Sparking (living) history with the ghosts of Monument Circle’s past

By Rob Peoni, Spark writer in residence

If you lunch on Monument Circle on Thursdays or linger for a bit after the day’s final whistle blows, you may notice a couple of people who appear out of place. It’s not the people in green construction vests employing arts activities rather than repairing stoplights. It’s not even the Sasquatch circling a Wagon of Wonders. Well, they may be out of place too, but I’m talking about the woman and man perspiring in the early fall sun, outfitted in conservative, 19th century formal attire.

On the afternoon of my visit, the two sore thumbs were former Indiana First Lady Esther Ray Brown and former governor Oliver P. Morton (above). Or, rather, the ghosts of Eshther Ray Brown and former governor Oliver P. Morton. “They call us ghosts,” Brown says of the organizers behind the Spark Monument Circle programming. “Yes, we’re aware of our time, but we’re also aware of the time that you’re in. So, we don’t have to be so strictly in 1827 or so strictly in the 1860s. We can sort of go back and forth. We’re sort of omniscient in that way.”

Morton and Brown are two historical interpreters on loan from Indiana Historical Society. When he’s not wearing Morton’s signature three-piece suit, the man with the lush, white facial hair is Dan Shockley, I.H.S.’s director of museum theater. His partner-in-crime is Erin Cohenour, an interpreter at I.H.S. and local actress. “At the Historical Society, the actors you meet are in character the entire time that you’re with them,” Shockley says. “Here, we’re really ambassadors for Monument Circle and we’re in and out of character the whole time.”

This flexibility allows Governor Morton to employ his iPhone when the occasional out-of-towner stops to ask for directions. In fact, it’s more often non-natives who take the time to stop and interact with the historical figures. “If you’re from here, you’re probably not going to have a lot of time to stop and talk to us,” Cohenour says of the bustling lunch crowd. “But if you’re traveling and this is leisure for you, you’re going to have all the time in the world to talk with us.”

Even ghosts are susceptible to the temptation of Rocket 88 Doughnuts.

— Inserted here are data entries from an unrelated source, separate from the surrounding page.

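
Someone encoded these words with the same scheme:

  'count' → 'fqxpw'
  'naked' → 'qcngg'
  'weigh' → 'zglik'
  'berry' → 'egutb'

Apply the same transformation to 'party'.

Shifts by position in count: pos 0: c→f (+3), pos 1: o→q (+2), pos 2: u→x (+3), pos 3: n→p (+2) — repeating every 2. The shifts repeat in a cycle of length 2: positions 0,1,… shift by +3, +2, then the pattern repeats.
On party: p+3=s, a+2=c, r+3=u, t+2=v, y+3=b.

scuvb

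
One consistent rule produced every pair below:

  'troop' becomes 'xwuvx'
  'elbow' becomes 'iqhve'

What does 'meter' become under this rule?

qjzlz

In troop: t→x is +4, r→w is +5, o→u is +6, o→v is +7 — the shift increases by 1 each position. Each letter shifts forward by (position + 4), i.e. 4, 5, 6, … — the shift grows by one for each successive letter.
On meter: m+4=q, e+5=j, t+6=z, e+7=l, r+8=z.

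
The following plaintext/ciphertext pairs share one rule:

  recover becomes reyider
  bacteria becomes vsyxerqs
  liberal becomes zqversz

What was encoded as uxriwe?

stroke

r(17)→r(17) and e(4)→e(4) fit y≡3x+18 (mod 26); the inverse of 3 mod 26 is 9. Each letter's alphabet position (a=0..z=25) is mapped through 3·x+18 mod 26 — an affine cipher.
Reversing it on uxriwe: u(20)→9·(20−18)≡18=s; x(23)→9·(23−18)≡19=t; r(17)→9·(17−18)≡17=r; i(8)→9·(8−18)≡14=o; w(22)→9·(22−18)≡10=k; e(4)→9·(4−18)≡4=e (all mod 26).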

Even ghosts are susceptible to the temptation of Rocket 88 Doughnuts.

In addition to Brown and Morton, visitors to Monument Circle may also encounter the ghosts architect Alexander Ralston – responsible for the design of downtown Indy, or John Freeman – an African-American business man who owned a successful restaurant near Monument Circle in the mid-19th century. “We were passing by the Columbia Club and a woman stopped us to ask what we were doing and she was so impressed that we had a John Freeman character,” Cohenour says. “She did a lot of history with Underground Railroad and Indiana Landmarks, and she was so impressed that they had chosen that character. She just felt that he had a really great story to tell.”

Overall the reactions to the ghosts have proved more positive than petrified. While we conducted our interview beneath the shade of one of Big Car’s parklets, a random passer-by called out enthusiastically, “Hello, governor!” Shockley returned the acknowledgment with a wave and a smile.

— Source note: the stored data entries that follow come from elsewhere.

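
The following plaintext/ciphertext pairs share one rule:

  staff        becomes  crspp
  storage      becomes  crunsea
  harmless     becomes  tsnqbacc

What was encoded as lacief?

design

Treating letters as 0–25, the rule is x ↦ 15x + 18 (mod 26).
Reversing it on lacief: l(11)→7·(11−18)≡3=d; a(0)→7·(0−18)≡4=e; c(2)→7·(2−18)≡18=s; i(8)→7·(8−18)≡8=i; e(4)→7·(4−18)≡6=g; f(5)→7·(5−18)≡13=n (all mod 26).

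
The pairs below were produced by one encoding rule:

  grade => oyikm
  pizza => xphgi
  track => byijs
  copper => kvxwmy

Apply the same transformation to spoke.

Shifts by position in grade: pos 0: g→o (+8), pos 1: r→y (+7), pos 2: a→i (+8), pos 3: d→k (+7) — repeating every 2. The shifts repeat in a cycle of length 2: positions 0,1,… shift by +8, +7, then the pattern repeats.
On spoke: s+8=a, p+7=w, o+8=w, k+7=r, e+8=m.

awwrm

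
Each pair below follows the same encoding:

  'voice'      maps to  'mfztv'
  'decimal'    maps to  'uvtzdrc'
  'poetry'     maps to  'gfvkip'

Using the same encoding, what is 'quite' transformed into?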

“Certainly, Governor Morton would’ve been pleased with the monument,” Shockley says. “He is known as the soldier’s friend. Other than Deleware, Indiana sent the most number of soldiers to fight in the civil war. He was known for that, but also known for taking care of them once they came home. So, the fact that there are two statues dedicated to him within a two-block radius of the circle really speaks to the reverence people felt for him while he lived and very much after he passed away.”

For their part, Cohenour and Shockley have embraced the opportunity to get outside the confines of Indiana History Center to interject some history into the community at large.

“People may think this is a permanent fixture,” Shockley says of the Spark programming. “In six more weeks or so, this will be gone. I think once all of this is gone, people are going to realize what the Circle can be. It can be so much more than it is (without Spark). It’s beautiful as it is, but this helps bring people down to the Circle to see the monument, to stop, to read, and to learn something or just marvel at the beauty.”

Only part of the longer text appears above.